Caldwell remains firm in his approach, and it is an approach he has forged over more than 30 years in football and under some very talented and successful leaders like Joe Paterno, Howard Schnellenberger, Rey Dempsey, Bill McCartney and Tony Dungy.  Caldwell mirrors Dungy dramatically in a comportment style.  Both men are quiet in nature, but have a backbone of steel.  Caldwell acknowledges that style.

"I am who I am.  I get upset, but I don't get upset necessarily in the way in which folks would think, the way in which they may get upset," said Caldwell.  "I think, without question, they (the fans) are certainly entitled to their opinion in that regard.  I've been coaching a long time.  This game is how I make my living.  This game means a lot to me, but I don't necessarily have to (get visibly upset).  I think it was an old saying that says, 'Don't mistake activity for achievement,' a John Wooden statement.  But yeah, we get upset, but we just don't (show it on the sidelines.)

"One of the things that we've found is that oftentimes when you get that rollercoaster ride, it's a trickle-down effect (beyond the coaching staff).  That's the reason.  My demeanor was the same when we were rolling well, when we were 8-0, 9-0 and 10-0, and obviously, it hasn't changed a whole lot during this stretch as well."

Losses on the field are, in a large majority of the cases, because of a failure to execute the most minor fundamentals.  When critical analysis is distilled to the basics, these things are evident.  Indianapolis made such mistakes on Sunday, and correcting those this Sunday can provide a distinctly different result on the scoreboard.

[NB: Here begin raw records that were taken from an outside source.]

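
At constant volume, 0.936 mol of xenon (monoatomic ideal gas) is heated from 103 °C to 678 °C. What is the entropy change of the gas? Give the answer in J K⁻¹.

ΔS = 10.8 J/K

In kelvin: T₁ = 376.15 K, T₂ = 951.15 K. At constant volume, ΔS = nC_V ln(T₂/T₁) with C_V = 3R/2 = 12.47 J mol⁻¹ K⁻¹.
ΔS = 0.936 × 12.47 × ln(951.15/376.15) = 10.8 J/K.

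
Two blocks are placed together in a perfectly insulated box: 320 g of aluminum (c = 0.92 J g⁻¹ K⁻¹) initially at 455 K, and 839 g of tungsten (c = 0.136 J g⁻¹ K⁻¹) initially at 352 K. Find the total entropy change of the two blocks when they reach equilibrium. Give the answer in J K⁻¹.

ΔS_total = 2.6 J/K

Energy balance: T_f = (m₁c₁T₁ + m₂c₂T₂)/(m₁c₁ + m₂c₂) = 426.23 K.
ΔS₁ = m₁c₁ ln(T_f/T₁) = 294.4 × ln(426.23/455) = -19.23 J/K.
ΔS₂ = m₂c₂ ln(T_f/T₂) = 114.104 × ln(426.23/352) = 21.83 J/K.
ΔS_total = -19.23 + 21.83 = 2.6 J/K.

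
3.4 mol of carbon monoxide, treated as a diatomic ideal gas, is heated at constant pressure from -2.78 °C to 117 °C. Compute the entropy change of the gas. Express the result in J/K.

In kelvin: T₁ = 270.37 K, T₂ = 390.15 K. At constant pressure, ΔS = nC_p ln(T₂/T₁) with C_p = 7R/2 = 29.1 J mol⁻¹ K⁻¹.
ΔS = 3.4 × 29.1 × ln(390.15/270.37) = 36.3 J/K.

ΔS = 36.3 J/K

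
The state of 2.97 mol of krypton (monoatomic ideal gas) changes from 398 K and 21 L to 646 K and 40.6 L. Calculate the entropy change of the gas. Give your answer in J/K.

Entropy is a state function: ΔS = nC_V ln(T₂/T₁) + nR ln(V₂/V₁), with C_V = 3R/2 = 12.47 J mol⁻¹ K⁻¹ for a monoatomic ideal gas.
ΔS = 2.97 × [12.47 × ln(646/398) + 8.314 × ln(40.6/21)] = 34.2 J/K.

ΔS = 34.2 J/K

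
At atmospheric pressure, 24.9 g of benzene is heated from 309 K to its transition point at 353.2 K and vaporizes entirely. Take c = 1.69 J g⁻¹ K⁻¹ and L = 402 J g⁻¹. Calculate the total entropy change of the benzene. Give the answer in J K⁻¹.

ΔS = 34 J/K

Warming step: ΔS₁ = m c ln(T_tr/T_i) = 24.9 × 1.69 × ln(353.2/309) = 5.626 J/K.
Phase change: ΔS₂ = +mL/T_tr = 24.9 × 402 / 353.2 = 28.34 J/K.
ΔS_total = (5.626) + (28.34) = 34 J/K.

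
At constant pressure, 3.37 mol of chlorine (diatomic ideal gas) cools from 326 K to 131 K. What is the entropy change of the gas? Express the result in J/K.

ΔS = -89.4 J/K

At constant pressure, ΔS = nC_p ln(T₂/T₁) with C_p = 7R/2 = 29.1 J mol⁻¹ K⁻¹.
ΔS = 3.37 × 29.1 × ln(131/326) = -89.4 J/K.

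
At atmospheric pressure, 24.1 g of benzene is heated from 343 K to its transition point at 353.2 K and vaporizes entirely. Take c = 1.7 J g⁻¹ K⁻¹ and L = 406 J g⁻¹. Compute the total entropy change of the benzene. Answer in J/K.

Warming step: ΔS₁ = m c ln(T_tr/T_i) = 24.1 × 1.7 × ln(353.2/343) = 1.201 J/K.
Phase change: ΔS₂ = +mL/T_tr = 24.1 × 406 / 353.2 = 27.7 J/K.
ΔS_total = (1.201) + (27.7) = 28.9 J/K.

ΔS = 28.9 J/K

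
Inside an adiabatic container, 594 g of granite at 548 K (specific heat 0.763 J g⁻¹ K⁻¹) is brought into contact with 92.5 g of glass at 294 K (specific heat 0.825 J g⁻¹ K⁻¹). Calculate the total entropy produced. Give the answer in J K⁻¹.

Energy balance: T_f = (m₁c₁T₁ + m₂c₂T₂)/(m₁c₁ + m₂c₂) = 511.4 K.
ΔS₁ = m₁c₁ ln(T_f/T₁) = 453.222 × ln(511.4/548) = -31.33 J/K.
ΔS₂ = m₂c₂ ln(T_f/T₂) = 76.3125 × ln(511.4/294) = 42.24 J/K.
ΔS_total = -31.33 + 42.24 = 10.9 J/K.

ΔS_total = 10.9 J/K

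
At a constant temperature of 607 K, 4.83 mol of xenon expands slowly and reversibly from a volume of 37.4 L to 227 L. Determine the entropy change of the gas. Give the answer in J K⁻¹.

ΔS_gas = 72.4 J/K

For an isothermal ideal gas ΔS_gas = nR ln(V₂/V₁) = 4.83 × 8.314 × ln(227/37.4) = 72.4 J/K.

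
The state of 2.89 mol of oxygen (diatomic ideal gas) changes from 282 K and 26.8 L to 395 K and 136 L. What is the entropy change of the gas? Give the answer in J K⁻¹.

Entropy is a state function: ΔS = nC_V ln(T₂/T₁) + nR ln(V₂/V₁), with C_V = 5R/2 = 20.79 J mol⁻¹ K⁻¹ for a diatomic ideal gas.
ΔS = 2.89 × [20.79 × ln(395/282) + 8.314 × ln(136/26.8)] = 59.3 J/K.

ΔS = 59.3 J/K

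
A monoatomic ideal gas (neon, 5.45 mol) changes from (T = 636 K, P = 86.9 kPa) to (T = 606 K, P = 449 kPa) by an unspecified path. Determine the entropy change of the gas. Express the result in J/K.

ΔS = nC_p ln(T₂/T₁) − nR ln(P₂/P₁), with C_p = 5R/2 = 20.79 J mol⁻¹ K⁻¹ for a monoatomic ideal gas.
ΔS = 5.45 × [20.79 × ln(606/636) − 8.314 × ln(449/86.9)] = -79.9 J/K.

ΔS = -79.9 J/K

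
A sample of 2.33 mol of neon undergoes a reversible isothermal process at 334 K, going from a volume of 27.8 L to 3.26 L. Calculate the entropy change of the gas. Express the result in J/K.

For an isothermal ideal gas ΔS_gas = nR ln(V₂/V₁) = 2.33 × 8.314 × ln(3.26/27.8) = -41.5 J/K.

ΔS_gas = -41.5 J/K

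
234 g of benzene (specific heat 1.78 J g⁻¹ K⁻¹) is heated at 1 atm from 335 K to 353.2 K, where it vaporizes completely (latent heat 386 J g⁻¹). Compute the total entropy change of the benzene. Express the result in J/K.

ΔS = 278 J/K

Warming step: ΔS₁ = m c ln(T_tr/T_i) = 234 × 1.78 × ln(353.2/335) = 22.04 J/K.
Phase change: ΔS₂ = +mL/T_tr = 234 × 386 / 353.2 = 255.7 J/K.
ΔS_total = (22.04) + (255.7) = 278 J/K.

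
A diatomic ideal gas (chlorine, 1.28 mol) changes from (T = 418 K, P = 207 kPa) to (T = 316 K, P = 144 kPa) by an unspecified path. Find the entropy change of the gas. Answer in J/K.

ΔS = -6.56 J/K

ΔS = nC_p ln(T₂/T₁) − nR ln(P₂/P₁), with C_p = 7R/2 = 29.1 J mol⁻¹ K⁻¹ for a diatomic ideal gas.
ΔS = 1.28 × [29.1 × ln(316/418) − 8.314 × ln(144/207)] = -6.56 J/K.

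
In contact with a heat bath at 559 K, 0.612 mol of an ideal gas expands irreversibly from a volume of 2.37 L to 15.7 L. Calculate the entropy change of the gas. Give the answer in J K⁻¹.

Entropy is a state function, so ΔS_gas depends only on the end states.
For an isothermal ideal gas ΔS_gas = nR ln(V₂/V₁) = 0.612 × 8.314 × ln(15.7/2.37) = 9.62 J/K.

ΔS_gas = 9.62 J/K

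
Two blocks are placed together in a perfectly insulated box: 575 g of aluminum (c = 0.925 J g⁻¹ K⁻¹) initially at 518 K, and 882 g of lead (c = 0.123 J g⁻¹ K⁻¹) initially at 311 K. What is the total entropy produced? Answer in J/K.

Energy balance: T_f = (m₁c₁T₁ + m₂c₂T₂)/(m₁c₁ + m₂c₂) = 482.93 K.
ΔS₁ = m₁c₁ ln(T_f/T₁) = 531.875 × ln(482.93/518) = -37.28 J/K.
ΔS₂ = m₂c₂ ln(T_f/T₂) = 108.486 × ln(482.93/311) = 47.74 J/K.
ΔS_total = -37.28 + 47.74 = 10.5 J/K.

ΔS_total = 10.5 J/K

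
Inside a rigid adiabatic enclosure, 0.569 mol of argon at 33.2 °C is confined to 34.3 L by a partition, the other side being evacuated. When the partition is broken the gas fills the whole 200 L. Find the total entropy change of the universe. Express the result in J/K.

ΔS_universe = 8.34 J/K

No heat is exchanged and no work is done, so the ideal-gas temperature stays constant.
Entropy is a state function; using a reversible isothermal path, ΔS_gas = nR ln(V₂/V₁) = 0.569 × 8.314 × ln(200/34.3) = 8.34 J/K.
The insulated surroundings exchange no heat, so ΔS_surr = 0 and ΔS_universe = ΔS_gas.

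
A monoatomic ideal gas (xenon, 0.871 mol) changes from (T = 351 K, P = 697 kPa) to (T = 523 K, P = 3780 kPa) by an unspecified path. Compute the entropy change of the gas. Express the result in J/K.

ΔS = nC_p ln(T₂/T₁) − nR ln(P₂/P₁), with C_p = 5R/2 = 20.79 J mol⁻¹ K⁻¹ for a monoatomic ideal gas.
ΔS = 0.871 × [20.79 × ln(523/351) − 8.314 × ln(3780/697)] = -5.02 J/K.

ΔS = -5.02 J/K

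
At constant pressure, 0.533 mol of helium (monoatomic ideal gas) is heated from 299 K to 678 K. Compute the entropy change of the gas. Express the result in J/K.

ΔS = 9.07 J/K

At constant pressure, ΔS = nC_p ln(T₂/T₁) with C_p = 5R/2 = 20.79 J mol⁻¹ K⁻¹.
ΔS = 0.533 × 20.79 × ln(678/299) = 9.07 J/K.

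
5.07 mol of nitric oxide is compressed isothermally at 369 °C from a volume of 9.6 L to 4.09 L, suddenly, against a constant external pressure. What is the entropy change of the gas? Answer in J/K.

Entropy is a state function, so ΔS_gas depends only on the end states.
For an isothermal ideal gas ΔS_gas = nR ln(V₂/V₁) = 5.07 × 8.314 × ln(4.09/9.6) = -36 J/K.

ΔS_gas = -36 J/K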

"I think for the most part you can look at reasons why you struggle," said Caldwell.  "They really boil down to the same thing over and over again.  It's basics, it's fundamentals, it's doing the things and making certain to do things and do them right in terms of execution, and don't do things that are going to hurt yourself.  That happened to us, obviously, (Sunday).  Penalties, turnovers and certainly blunders in the kicking game were things that made a difference in that ballgame."

Caldwell directs the team back into practice mode on Wednesday in preparing to meet Mike Smith's Falcons.  He will stress once again perhaps the most important of all areas, winning the turnover battle.

"One of the things that I think you try to do is make certain that it's something that's measurable, so we keep track of those (turnovers) in practice to make certain that they don't happen," said Caldwell.  "We stress them and emphasize them.  It's an old adage, 'You achieve what you emphasize.'  We talk about them and work on them, and we've got to continue to do so.  We change things up in terms of our drill work.  We have concentrated periods (in) takeaways.  That's one of the areas in which, obviously, we can kind of even the score if we can get a few taken away as well.  So we have not been as good as we'd like to have been in those particular areas.  We continue to stress on it and continue to work on it.  Like I said, we highlight certain periods to try to make certain that we get some of those things done.  We tally them up at the end of practice, and we talk about them on a daily basis."